Departments of Surgical Oncology.
Br J Surg. 2013 Dec;100(13):1777-83. doi: 10.1002/bjs.9317.
Most patients requiring an extended right hepatectomy (ERH) have an inadequate standardized future liver remnant (sFLR) and need preoperative portal vein embolization (PVE). However, the clinical and oncological impact of PVE in such patients remains unclear.
All consecutive patients presenting at the M. D. Anderson Cancer Center with colorectal liver metastases (CLM) requiring ERH at presentation from 1995 to 2012 were studied. Surgical and oncological outcomes were compared between patients with adequate and inadequate sFLRs at presentation.
Of the 265 patients requiring ERH, 126 (47·5 per cent) had an adequate sFLR at presentation, of whom 123 underwent a curative resection. Of the 139 patients (52·5 per cent) who had an inadequate sFLR and underwent PVE, 87 (62·6 per cent) had a curative resection. Thus, the curative resection rate was increased from 46·4 per cent (123 of 265) at baseline to 79·2 per cent (210 of 265) following PVE. Among patients who underwent ERH, major complication and 90-day mortality rates were similar in the no-PVE and PVE groups (22·0 and 4·1 per cent versus 31 and 7 per cent respectively); overall and disease-free survival rates were also similar in these two groups. Of patients with an inadequate sFLR at presentation, those who underwent ERH had a significantly better median overall survival (50·2 months) than patients who had non-curative surgery (21·3 months) or did not undergo surgery (24·7 months) (P = 0·002).
PVE enabled curative resection in two-thirds of patients with CLM who had an inadequate sFLR and were unable to tolerate ERH at presentation. Patients who underwent curative resection after PVE had overall and disease-free survival rates equivalent to those of patients who did not need PVE.

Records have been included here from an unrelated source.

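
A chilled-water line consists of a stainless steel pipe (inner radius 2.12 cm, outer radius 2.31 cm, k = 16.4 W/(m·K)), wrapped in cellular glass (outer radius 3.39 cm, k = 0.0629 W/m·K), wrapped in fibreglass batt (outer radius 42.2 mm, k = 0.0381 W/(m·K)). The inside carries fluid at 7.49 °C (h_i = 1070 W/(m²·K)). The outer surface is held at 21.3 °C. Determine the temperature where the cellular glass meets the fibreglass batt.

T = 14.6 °C

Series thermal resistances, inner to outer:
  R'_conv,in = 1/(2πr h) = 1/(2π·0.0212·1070) = 0.007016 m·K/W
  R'_stainless steel = ln(0.0231/0.0212)/(2πk) = 0.08583/(2π·16.4) = 8.330×10^-4 m·K/W
  R'_cellular glass = ln(0.0339/0.0231)/(2πk) = 0.3836/(2π·0.0629) = 0.9706 m·K/W
  R'_fibreglass batt = ln(0.0422/0.0339)/(2πk) = 0.2190/(2π·0.0381) = 0.9148 m·K/W
ΣR = 0.007016 + 8.330×10^-4 + 0.9706 + 0.9148 = 1.893 m·K/W
Q' = ΔT/ΣR = (7.49 °C − 21.3 °C)/1.893 = -7.295 W/m
From the inner boundary to the cellular glass/fibreglass batt interface, ΣR_partial = 0.9784 m·K/W.
T_interface = T_in − Q'·ΣR_partial = 7.49 °C − (-7.295)(0.9784) = 14.6 °C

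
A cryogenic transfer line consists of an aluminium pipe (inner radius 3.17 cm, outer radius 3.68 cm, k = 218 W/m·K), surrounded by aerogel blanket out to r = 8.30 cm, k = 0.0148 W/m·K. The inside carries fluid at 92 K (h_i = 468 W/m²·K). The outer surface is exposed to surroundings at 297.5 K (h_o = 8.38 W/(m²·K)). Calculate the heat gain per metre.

Series thermal resistances, inner to outer:
  R'_conv,in = 1/(2πr h) = 1/(2π·0.0317·468) = 0.01073 m·K/W
  R'_aluminium = ln(0.0368/0.0317)/(2πk) = 0.1492/(2π·218) = 1.089×10^-4 m·K/W
  R'_aerogel blanket = ln(0.0830/0.0368)/(2πk) = 0.8133/(2π·0.0148) = 8.746 m·K/W
  R'_conv,out = 1/(2πr h) = 1/(2π·0.0830·8.38) = 0.2288 m·K/W
ΣR = 0.01073 + 1.089×10^-4 + 8.746 + 0.2288 = 8.986 m·K/W
Q' = ΔT/ΣR = (92 K − 297.5 K)/8.986 = -22.9 W/m
(Negative Q' ⇒ heat flows inward; heat gain = 22.9 W/m.)

Q' = 22.9 W/m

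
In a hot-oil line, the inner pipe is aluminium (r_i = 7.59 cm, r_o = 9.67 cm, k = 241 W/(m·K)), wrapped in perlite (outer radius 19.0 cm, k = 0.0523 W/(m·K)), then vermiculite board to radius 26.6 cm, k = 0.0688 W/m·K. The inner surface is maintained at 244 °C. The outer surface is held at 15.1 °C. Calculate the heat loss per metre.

Resistance network (inner→outer):
  R'_aluminium = ln(0.0967/0.0759)/(2πk) = 0.2422/(2π·241) = 1.599×10^-4 m·K/W
  R'_perlite = ln(0.190/0.0967)/(2πk) = 0.6754/(2π·0.0523) = 2.055 m·K/W
  R'_vermiculite board = ln(0.266/0.190)/(2πk) = 0.3365/(2π·0.0688) = 0.7784 m·K/W
ΣR = 1.599×10^-4 + 2.055 + 0.7784 = 2.834 m·K/W
Q' = ΔT/ΣR = (244 °C − 15.1 °C)/2.834 = 80.8 W/m

Q' = 80.8 W/m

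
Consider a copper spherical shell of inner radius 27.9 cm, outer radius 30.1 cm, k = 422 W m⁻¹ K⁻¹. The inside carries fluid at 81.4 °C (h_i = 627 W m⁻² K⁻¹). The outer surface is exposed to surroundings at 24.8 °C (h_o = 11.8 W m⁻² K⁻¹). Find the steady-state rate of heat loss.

Q = 744 W

Resistance network (inner→outer):
  R_conv,in = 1/(4πr²h) = 1/(4π·0.279²·627) = 0.001630 K/W
  R_copper = (1/0.279 − 1/0.301)/(4πk) = 0.2620/(4π·422) = 4.940×10^-5 K/W
  R_conv,out = 1/(4πr²h) = 1/(4π·0.301²·11.8) = 0.07443 K/W
ΣR = 0.001630 + 4.940×10^-5 + 0.07443 = 0.07611 K/W
Q = ΔT/ΣR = (81.4 °C − 24.8 °C)/0.07611 = 744 W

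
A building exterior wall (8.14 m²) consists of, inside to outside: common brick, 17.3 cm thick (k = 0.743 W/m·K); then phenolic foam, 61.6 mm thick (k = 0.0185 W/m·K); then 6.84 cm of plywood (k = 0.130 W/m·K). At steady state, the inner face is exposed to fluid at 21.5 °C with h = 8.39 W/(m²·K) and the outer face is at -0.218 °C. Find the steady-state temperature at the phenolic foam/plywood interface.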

大多数需要扩大右半肝切除术(ERH)的患者标准未来肝残余量(sFLR)不足,需要术前门静脉栓塞术(PVE)。然而,PVE 对这类患者的临床和肿瘤学影响尚不清楚。
本研究纳入了 1995 年至 2012 年期间在 M. D. 安德森癌症中心就诊的因结直肠癌肝转移(CLM)需要 ERH 的所有连续患者。比较了术前 sFLR 充足和不足的患者的手术和肿瘤学结果。
在需要 ERH 的 265 例患者中,126 例(47.5%)在就诊时 sFLR 充足,其中 123 例接受了根治性切除术。在 139 例(52.5%)sFLR 不足且接受 PVE 的患者中,87 例(62.6%)接受了根治性切除术。因此,根治性切除术的比例从基线时的 46.4%(265 例中的 123 例)增加到 PVE 后的 79.2%(265 例中的 210 例)。在接受 ERH 的患者中,无 PVE 组和 PVE 组的主要并发症和 90 天死亡率相似(分别为 22.0%和 4.1%比 31%和 7%);两组的总生存率和无病生存率也相似。在就诊时 sFLR 不足的患者中,接受 ERH 的患者中位总生存期(50.2 个月)明显长于接受非根治性手术(21.3 个月)或未接受手术(24.7 个月)的患者(P=0.002)。
PVE 使三分之二就诊时 sFLR 不足且不能耐受 ERH 的 CLM 患者能够接受根治性切除术。接受 PVE 后行根治性切除术的患者的总生存率和无病生存率与无需 PVE 的患者相当。